So... no one else is afraid of dogs?
It's the most irritating of fears. Because every one turns around and says "aww but you'd love MY dog!". Oh yeah? Scared of heights? Come to my highrise, the veiws fucking spectacular! People just accept it when you say you're scared of spiders, or flying. But people keep trying to change my mind about dogs, like it's some decision I made.
I really wish I wasn't scared of them. It's not fun. It's not some show put on for attention. I get angry. I resent being made to feel so helpless. So sick with fear and being unable to do a god damn thing about it. No one should ever be made to feel like that.
I'm feeling sick and shakey now, just thinking about it. My dad took me to a dog show when I was 11 to try and get me to confront my fear. It was the first time I ever had a panic attack.
My best friend owns a dalmation and an alsation. She made me come over when they were puppies to adjust to them. I thought it would help, but now they are so big. I can go round, I'll pat them but i can't be alone with them. I can't look them in the eye. I scream and run when i hear them bark.

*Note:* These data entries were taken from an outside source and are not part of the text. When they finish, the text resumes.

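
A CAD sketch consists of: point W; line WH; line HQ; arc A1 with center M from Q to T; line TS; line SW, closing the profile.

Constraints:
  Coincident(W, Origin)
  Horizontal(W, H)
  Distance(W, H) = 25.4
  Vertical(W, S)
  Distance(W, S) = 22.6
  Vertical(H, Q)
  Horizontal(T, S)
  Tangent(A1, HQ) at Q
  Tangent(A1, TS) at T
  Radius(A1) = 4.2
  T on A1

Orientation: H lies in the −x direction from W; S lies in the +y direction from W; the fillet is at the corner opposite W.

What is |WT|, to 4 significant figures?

30.99

W is at the origin; WH is horizontal with |WH| = 25.4 and H on the −x side, so H = (-25.40, 0.000). WS is vertical with |WS| = 22.6 and S on the +y side, so S = (0.000, 22.60). The virtual corner opposite W is at (-25.40, 22.60). Tangency of A1 to HQ means the radius MQ is perpendicular to HQ and the tangent condition forces MT to be normal to TS, with radius 4.2, so the center M sits 4.2 in from both sides at M = (-21.20, 18.40). That places the tangent points at Q = (-25.40, 18.40) on HQ and T = (-21.20, 22.60) on TS. Then |WT| = |T − W| = 30.99.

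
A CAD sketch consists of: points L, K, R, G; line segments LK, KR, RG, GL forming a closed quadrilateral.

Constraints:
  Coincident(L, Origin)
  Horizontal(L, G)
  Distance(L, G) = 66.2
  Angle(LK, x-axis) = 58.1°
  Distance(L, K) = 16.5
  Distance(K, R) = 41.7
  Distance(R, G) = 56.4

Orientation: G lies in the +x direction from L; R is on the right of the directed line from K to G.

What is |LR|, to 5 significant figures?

31.661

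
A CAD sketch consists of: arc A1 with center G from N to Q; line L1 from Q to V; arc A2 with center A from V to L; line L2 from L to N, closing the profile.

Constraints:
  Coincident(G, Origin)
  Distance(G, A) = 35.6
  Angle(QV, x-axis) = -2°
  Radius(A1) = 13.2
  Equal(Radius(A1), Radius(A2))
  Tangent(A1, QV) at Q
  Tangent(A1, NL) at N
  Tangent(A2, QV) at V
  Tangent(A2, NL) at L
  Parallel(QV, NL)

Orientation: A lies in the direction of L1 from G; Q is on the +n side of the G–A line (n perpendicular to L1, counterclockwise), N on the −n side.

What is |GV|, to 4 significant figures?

37.97

The slot axis is L1's direction at -2.0°, so u = (cos -2.0°, sin -2.0°) = (0.9994, -0.03490) and n = (−sin -2.0°, cos -2.0°) = (0.03490, 0.9994). G is at the origin and A lies 35.6 along u from G, so A = 35.6·u = (35.58, -1.242). Tangency of A1 to both parallel lines with radius 13.2 puts Q and N at G ± 13.2·n: Q = (0.4607, 13.19), N = (-0.4607, -13.19). Equal radii place V and L the same way about A: V = A + 13.2·n = (36.04, 11.95), L = A − 13.2·n = (35.12, -14.43). Then |GV| = |V − G| = 37.97.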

It's hard to leave the house day or night, because there's always some negligent owner who lets their mutt wander around off a lead, or leaves the gate open. I do leave the house, I sing to myself to distract myself from thinking that there might be a dog around the corner. I must look like a loony, but it sure beats crying and shaking. I do however feel proud that I do go outside alone. That i don't hide in my house. I'm aware that one day I just might stop going outside for fear of dogs. I hope that day never comes.
And I get that most dogs are lovely and harmless, but the thing about phobias is that they are irrational, you're not thinking of the best possible outcome.
Anyone else at all scared of dogs? Anyone?